Go to Edit > Patch program > Assemble the following dialog is displayed. Change the instruction to jnz and click ok. Then go to Edit > Patch program > Apply patches to input file.

Patch program

In order to set the breakpoint in gdb to capture the flag we need to check the security settings of the binary. We can do this with checksec in gdb.

$ gdb xorcist
gef> checksec
[+] checksec for '/home/neil/crackmes/XORcist/xorcist'
Canary                        : ✓ (value: 0x3a74831cd91f6e00)
NX                            : ✓ 
PIE                           : ✓  // Position Independent EXE
Fortify                       : ✘ 
RelRO                         : Partial

checksec shows that the binary has PIE enabled so we will have find the load address in gdb once the application has started.

Once the binary is loaded if we enter start and then info proc mappings we will see the runtime addresses.

Runtime Addresses

We can see the base address is 0x555555554000 we will use this address to rebase the binary in IDA so we can find the correct breakpoint address for the flag.

In IDA select Edit > Segments > Rebase Program then enter 0x555555554000 as the image base.

The address in IDA for the instruction of interest is now 0x55555555547a.

Breakpoint address

Back in gdb we can set the breakpoint with break *0x55555555547a then continue the program with c.

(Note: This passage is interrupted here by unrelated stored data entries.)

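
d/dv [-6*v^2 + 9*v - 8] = 9 - 12*v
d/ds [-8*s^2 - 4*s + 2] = -16*s - 4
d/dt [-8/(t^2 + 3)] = 16*t/(t^2 + 3)^2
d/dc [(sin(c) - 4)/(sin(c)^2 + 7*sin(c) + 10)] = (8*sin(c) + cos(c)^2 + 37)*cos(c)/(sin(c)^2 + 7*sin(c) + 10)^2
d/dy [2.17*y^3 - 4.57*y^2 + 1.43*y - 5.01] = 6.51*y^2 - 9.14*y + 1.43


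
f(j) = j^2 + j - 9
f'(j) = 2*j + 1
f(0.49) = -8.27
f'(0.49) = 1.98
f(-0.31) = -9.21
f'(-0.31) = 0.38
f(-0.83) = -9.14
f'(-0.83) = -0.66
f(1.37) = -5.75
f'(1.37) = 3.74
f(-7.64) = 41.73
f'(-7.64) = -14.28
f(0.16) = -8.81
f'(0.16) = 1.32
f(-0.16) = -9.13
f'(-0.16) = 0.68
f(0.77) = -7.64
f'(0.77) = 2.54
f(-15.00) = 201.00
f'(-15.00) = -29.00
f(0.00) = -9.00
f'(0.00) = 1.00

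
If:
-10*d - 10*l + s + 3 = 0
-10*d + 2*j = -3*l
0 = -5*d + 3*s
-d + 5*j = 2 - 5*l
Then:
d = 33/313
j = 327/1565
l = 332/1565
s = 55/313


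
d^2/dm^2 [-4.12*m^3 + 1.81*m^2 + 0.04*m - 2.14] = 3.62 - 24.72*m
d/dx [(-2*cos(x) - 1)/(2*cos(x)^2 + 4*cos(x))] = -(sin(x) + sin(x)/cos(x)^2 + tan(x))/(cos(x) + 2)^2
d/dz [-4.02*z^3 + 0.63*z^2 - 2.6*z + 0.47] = -12.06*z^2 + 1.26*z - 2.6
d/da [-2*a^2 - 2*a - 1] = -4*a - 2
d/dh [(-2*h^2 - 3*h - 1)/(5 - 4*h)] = (8*h^2 - 20*h - 19)/(16*h^2 - 40*h + 25)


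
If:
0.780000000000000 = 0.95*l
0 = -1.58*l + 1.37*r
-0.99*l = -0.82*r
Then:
No Solution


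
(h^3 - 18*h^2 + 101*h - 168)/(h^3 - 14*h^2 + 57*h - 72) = (h - 7)/(h - 3)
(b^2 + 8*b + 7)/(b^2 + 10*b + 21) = (b + 1)/(b + 3)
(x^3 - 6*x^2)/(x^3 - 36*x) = x/(x + 6)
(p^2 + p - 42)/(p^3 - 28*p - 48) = (p + 7)/(p^2 + 6*p + 8)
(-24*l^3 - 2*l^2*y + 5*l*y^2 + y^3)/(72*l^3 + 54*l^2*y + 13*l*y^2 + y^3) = (-2*l + y)/(6*l + y)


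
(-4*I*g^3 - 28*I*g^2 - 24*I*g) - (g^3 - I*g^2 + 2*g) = -g^3 - 4*I*g^3 - 27*I*g^2 - 2*g - 24*I*g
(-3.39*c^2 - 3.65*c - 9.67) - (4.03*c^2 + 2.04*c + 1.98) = -7.42*c^2 - 5.69*c - 11.65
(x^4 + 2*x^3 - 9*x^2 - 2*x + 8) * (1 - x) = -x^5 - x^4 + 11*x^3 - 7*x^2 - 10*x + 8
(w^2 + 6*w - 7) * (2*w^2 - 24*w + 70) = 2*w^4 - 12*w^3 - 88*w^2 + 588*w - 490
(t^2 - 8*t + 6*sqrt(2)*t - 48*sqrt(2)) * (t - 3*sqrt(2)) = t^3 - 8*t^2 + 3*sqrt(2)*t^2 - 36*t - 24*sqrt(2)*t + 288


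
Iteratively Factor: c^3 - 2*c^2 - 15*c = (c - 5)*(c^2 + 3*c) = c*(c - 5)*(c + 3)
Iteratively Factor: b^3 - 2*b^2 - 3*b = (b + 1)*(b^2 - 3*b) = b*(b + 1)*(b - 3)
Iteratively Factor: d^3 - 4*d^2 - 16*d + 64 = (d - 4)*(d^2 - 16) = (d - 4)*(d + 4)*(d - 4)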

You will be asked to enter the password, you can enter anything here we just want to get to the breakpoint.

The program will stop on the breakpoint, just before the string is loaded into $rdx. Step to the next instruction with ni and then enter x/s $rdx.

You will see the flag printed out in the terminal.

Flag

Final Thoughts

This challenge had some interesting little quirks.

  • The subroutine that checks the input string was assigned to a variable so in the the assembly when it was called with the input string it was called with call $rdx

  • There was quite a lot of pointless code that were redundant and were not important to the finding the flag

  • The anti-debug check was also interesting checking /proc/self/status was a different approach to what I have seen previously.

Overall I spent a couple of evenings on this challenge, the part that took me the longest was figuring out how to accurately get the correct breakpoint address. Some reading on PIE and gdb helped to come up with the solution.